Organizers:
Teresa Regińska (IM PAN)
and
Ulrich Tautenhahn (University of Applied Sciences Zittau, Germany)
Abstract In this talk we consider the problem of reconstructing solutions x† of ill-posed problems Ax=y where A є L(X,Y) is a linear operator with non-closed range R(A) between Hilbert spaces X and Y . We assume:
A1. Instead of exact data y є ℜ(A) , some noisy data yδ є Y with || y-yδ || ≤ δ are given.
A2. The unknown solution x† possesses a
certain solution smoothness which we describe by
x† є Mφ,E ={ x є X ;
x = [φ(A*A) ]1/2 v , || v || ≤ E }
with some monotonically increasing function φ satisfying
limλ → 0 φ(λ) = 0.
We answer the following questions:
Q1. Which best possible accuracy can be obtained for identifying the solution x† of the operator equation Ax=y from noisy data yδ under the two conditions A1 and A2?
Q2. How to regularize such that the best possible accuracy can be guaranteed?

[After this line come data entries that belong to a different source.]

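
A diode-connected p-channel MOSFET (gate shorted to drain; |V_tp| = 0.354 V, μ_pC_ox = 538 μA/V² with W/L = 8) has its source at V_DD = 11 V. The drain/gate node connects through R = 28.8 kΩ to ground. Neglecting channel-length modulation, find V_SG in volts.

With gate tied to drain, V_SG = V_SD ≥ V_SG − |V_tp|, so the device is in saturation.
k_p = μ_pC_ox · (W/L) = 4.304 mA/V².
KCL at the drain: ½ k_p (V_SG − |V_tp|)² = (V_DD − V_SG)/R.
Let x = V_SG − 0.354. Then 62 x² + x − 10.65 = 0, giving x = 0.406 V (positive root), so V_SG = 0.76 V.
I_D = (V_DD − V_SG)/R = (11 − 0.76) / 28.8 = 0.356 mA.

V_SG = 0.760 V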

We apply our general results to a Cauchy problem for the Helmholtz equation and show that, depending on different smoothness situations A2, the best possible accuracy for identifying x† from noisy data may be of Hölder type, of logarithmic type or of some other type. In addition, we study regularization methods that provide the best possible accuracy without using smoothness information A2.